Sunday, January 18, 2015

10 Reasons to Eat Locally



Here are 10 great reasons to eat locally provided by Slow Food Seacoast.

1. Taste the difference: At a farmers market, most local produce has been picked inside of 24 hours. It comes to you ripe, fresh, and with its full flavor. Did you know that on average your food travels 1500 miles to get to your plate? Also local food varieties can be bred for taste rather than their ability to withstand long journeys and a long wait in the grocery store before  being purchased for consumption.

2. Know what you are eating: When you buy from the farmer you have the opportunity to discuss what their farming practices are, whether they used chemical fertilizers, genetically modified seeds, Were the animals fed a healthy diet and raised humanely  without pesticides, hormones or antibiotics.

3. Meet your neighbors: Studies show that people who shop at farmers' markets have 10 times more conversations than their counterparts who shop at supermarkets.

4. Get in touch with the seasons: When you eat locally, you eat what's in season. You'll remember that cherries are the taste of summer. Even in winter, comfort foods like squash soup and pancakes just make sense- a lot more sense than flavorless cherries from the other side of the world.

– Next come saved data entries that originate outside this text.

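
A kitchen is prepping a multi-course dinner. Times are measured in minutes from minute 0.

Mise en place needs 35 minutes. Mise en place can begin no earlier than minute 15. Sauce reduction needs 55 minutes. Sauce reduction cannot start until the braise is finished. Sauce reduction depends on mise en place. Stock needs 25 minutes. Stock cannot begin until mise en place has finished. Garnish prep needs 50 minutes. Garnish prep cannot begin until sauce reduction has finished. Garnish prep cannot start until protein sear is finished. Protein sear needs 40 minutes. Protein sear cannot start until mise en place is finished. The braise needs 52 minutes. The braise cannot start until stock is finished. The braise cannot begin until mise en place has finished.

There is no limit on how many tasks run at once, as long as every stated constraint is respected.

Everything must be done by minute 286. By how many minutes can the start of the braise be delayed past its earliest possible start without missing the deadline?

After its own release at minute 15, mise en place can start at minute 15 and finishes at minute 50.
Stock cannot begin until mise en place (finishes minute 50). It runs from minute 50 to 50 + 25 = minute 75.
The braise needs all of stock (finishes minute 75); mise en place (finishes minute 50). That puts its earliest start at minute 75; it finishes at 75 + 52 = minute 127.

Working backward from the deadline:
Nothing follows garnish prep; the deadline of minute 286 is its only limit. It must start by 286 − 50 = minute 236.
Since garnish prep (must start by minute 236) depends on it, sauce reduction must finish by minute 236. Backing off its 55-minute duration gives a latest start of minute 181.
The braise feeds into sauce reduction (must start by minute 181); so the braise must finish by minute 181 and therefore start by minute 129.
So the braise can start as early as minute 75 and as late as minute 129, giving 129 − 75 = 54 minutes of slack.

54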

5. Discover new flavors: Ever tried sunchokes? How about purslane, quail eggs, yerba mora, or tayberries? Count the types of pears offered at your supermarket. Maybe three? Small farms are keeping alive nearly 300 other varieties.

6. Explore your home. Visiting local farms is a way to be a tourist on your own home turf, with plenty of stops for snacks.

7. Save the world: A Study in Iowa found that a regional diet consumed 17 times less oil and gas than a typical diet based on food shipped across country the country. The ingredients for a typical British meal, sourced locally, traveled 66 times fewer "food miles."

8. Support small farms: In areas with strong local markets, the family farm is reviving. That's a whole lot better than the jobs at Wal-Mart and fast-food outlets that the globalized economy offers in North American towns.

9. Give back to the local economy: A British study tracked how much of the money spent at a local food business stayed in the local economy, and how many times it was reinvested. The total value contributed to the local economy was almost twice the contribution of a dollar spent at a supermarket.

10. Be healthy: Eating local usually means more vegetables and fewer processed products, a wider variety of foods, and more fresh food at its nutritional peak. Eating from farmers' markets and cooking from scratch, you'll never feel the need to count calories.

During our visit to the farmers' market today, Hubby and I were inspired to "put our money where our mouth eats" and not make a visit to the grocery store between now and the next farmers' market. We are going to work on eating up the things we canned and froze from our garden, foods we have in the pantry, some of which where gifts from other farmers and wild harvesters and some of which came in our CSA or from our local health food store and local foods market. We are very fortunate to have a market less than 10 miles from our house that sells local produce, meat, and even locally prepared foods such as jams, jellies, granola, candies, coffee roasted locally and more. But even this we will avoid for the next 21 days. We'll have some pretty interesting meals in the mean time, and we'll share photos, tips and recipes.  Tonight:  roasted kohlrabi with old bay seasoning on a bed of greens with local bread from Leaven, falafel and eggplant fattoush from Karimah's Kitchen.